= Phillips' Ferry (Merced River) =

Phillips' Ferry was a historical ferry crossing of the Merced River, located in present-day Merced County, California.

==History==
Phillips' Ferry was one of the three main crossings of the Merced River on the San Joaquin Valley section of the 19th century Stockton - Los Angeles Road.
They were located within 2 miles (3.2 km) downstream of the rapids known as Merced Falls. Closest downstream to the falls was Phillips' Ferry; then Belts Ferry − later Murray's Ferry near the later town of Merced Falls; and then Young's Ferry a mile and a half below Murray's Ferry.

===John Phillips===
John Phillips was an Englishman who came overland to California in 1849. After a while in the mines he came to Mariposa County and then returned to the East in 1851 and brought out his family the next year to Mariposa County on the Merced River where he established his ferry and a store.

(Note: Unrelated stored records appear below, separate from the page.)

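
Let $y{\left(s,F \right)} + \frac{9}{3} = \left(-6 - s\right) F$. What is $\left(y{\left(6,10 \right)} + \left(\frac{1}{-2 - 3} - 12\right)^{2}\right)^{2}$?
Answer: $\frac{417316}{625} \approx 667.71$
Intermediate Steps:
$y{\left(s,F \right)} = -3 + F \left(-6 - s\right)$ ($y{\left(s,F \right)} = -3 + \left(-6 - s\right) F = -3 + F \left(-6 - s\right)$)
$\left(y{\left(6,10 \right)} + \left(\frac{1}{-2 - 3} - 12\right)^{2}\right)^{2} = \left(\left(-3 - 60 - 10 \cdot 6\right) + \left(\frac{1}{-2 - 3} - 12\right)^{2}\right)^{2} = \left(\left(-3 - 60 - 60\right) + \left(\frac{1}{-5} - 12\right)^{2}\right)^{2} = \left(-123 + \left(- \frac{1}{5} - 12\right)^{2}\right)^{2} = \left(-123 + \left(- \frac{61}{5}\right)^{2}\right)^{2} = \left(-123 + \frac{3721}{25}\right)^{2} = \left(\frac{646}{25}\right)^{2} = \frac{417316}{625}$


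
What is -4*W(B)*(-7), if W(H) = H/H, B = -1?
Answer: 28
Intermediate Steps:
W(H) = 1
-4*W(B)*(-7) = -4*1*(-7) = -4*(-7) = 28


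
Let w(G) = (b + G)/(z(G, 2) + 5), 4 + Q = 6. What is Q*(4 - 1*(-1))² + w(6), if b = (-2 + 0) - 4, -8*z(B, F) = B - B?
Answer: 50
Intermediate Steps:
z(B, F) = 0 (z(B, F) = -(B - B)/8 = -⅛*0 = 0)
Q = 2 (Q = -4 + 6 = 2)
b = -6 (b = -2 - 4 = -6)
w(G) = -6/5 + G/5 (w(G) = (-6 + G)/(0 + 5) = (-6 + G)/5 = (-6 + G)*(⅕) = -6/5 + G/5)
Q*(4 - 1*(-1))² + w(6) = 2*(4 - 1*(-1))² + (-6/5 + (⅕)*6) = 2*(4 + 1)² + (-6/5 + 6/5) = 2*5² + 0 = 2*25 + 0 = 50 + 0 = 50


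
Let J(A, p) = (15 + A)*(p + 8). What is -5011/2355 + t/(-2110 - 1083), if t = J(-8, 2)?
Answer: -16164973/7519515 ≈ -2.1497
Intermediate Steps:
J(A, p) = (8 + p)*(15 + A) (J(A, p) = (15 + A)*(8 + p) = (8 + p)*(15 + A))
t = 70 (t = 120 + 8*(-8) + 15*2 - 8*2 = 120 - 64 + 30 - 16 = 70)
-5011/2355 + t/(-2110 - 1083) = -5011/2355 + 70/(-2110 - 1083) = -5011*1/2355 + 70/(-3193) = -5011/2355 + 70*(-1/3193) = -5011/2355 - 70/3193 = -16164973/7519515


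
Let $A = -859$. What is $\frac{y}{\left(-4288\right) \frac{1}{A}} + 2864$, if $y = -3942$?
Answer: $\frac{4447327}{2144} \approx 2074.3$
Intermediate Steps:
$\frac{y}{\left(-4288\right) \frac{1}{A}} + 2864 = - \frac{3942}{\left(-4288\right) \frac{1}{-859}} + 2864 = - \frac{3942}{\left(-4288\right) \left(- \frac{1}{859}\right)} + 2864 = - \frac{3942}{\frac{4288}{859}} + 2864 = \left(-3942\right) \frac{859}{4288} + 2864 = - \frac{1693089}{2144} + 2864 = \frac{4447327}{2144}$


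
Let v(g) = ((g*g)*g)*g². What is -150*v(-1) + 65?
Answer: 215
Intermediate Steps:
v(g) = g⁵ (v(g) = (g²*g)*g² = g³*g² = g⁵)
-150*v(-1) + 65 = -150*(-1)⁵ + 65 = -150*(-1) + 65 = 150 + 65 = 215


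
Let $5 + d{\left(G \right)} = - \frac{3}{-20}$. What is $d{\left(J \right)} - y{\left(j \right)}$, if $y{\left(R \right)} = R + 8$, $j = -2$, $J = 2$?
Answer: $- \frac{217}{20} \approx -10.85$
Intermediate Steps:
$d{\left(G \right)} = - \frac{97}{20}$ ($d{\left(G \right)} = -5 - \frac{3}{-20} = -5 - - \frac{3}{20} = -5 + \frac{3}{20} = - \frac{97}{20}$)
$y{\left(R \right)} = 8 + R$
$d{\left(J \right)} - y{\left(j \right)} = - \frac{97}{20} - \left(8 - 2\right) = - \frac{97}{20} - 6 = - \frac{217}{20}$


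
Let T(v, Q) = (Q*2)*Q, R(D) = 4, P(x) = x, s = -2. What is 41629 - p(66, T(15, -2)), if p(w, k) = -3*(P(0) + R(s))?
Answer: 41641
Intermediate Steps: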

In 1853, John Phillips' ferry was taken as the point for the new Merced County boundary between it and the original Mariposa County. Eventually Murray replaced his ferry with a $12,000 bridge. After a while the ferries lost the economic struggle with the bridge and Phillips moved to Hornitos.

The site of Phillips' Ferry across the Merced River is now marked by the bridge that carries the Hornitos Road across the Merced River.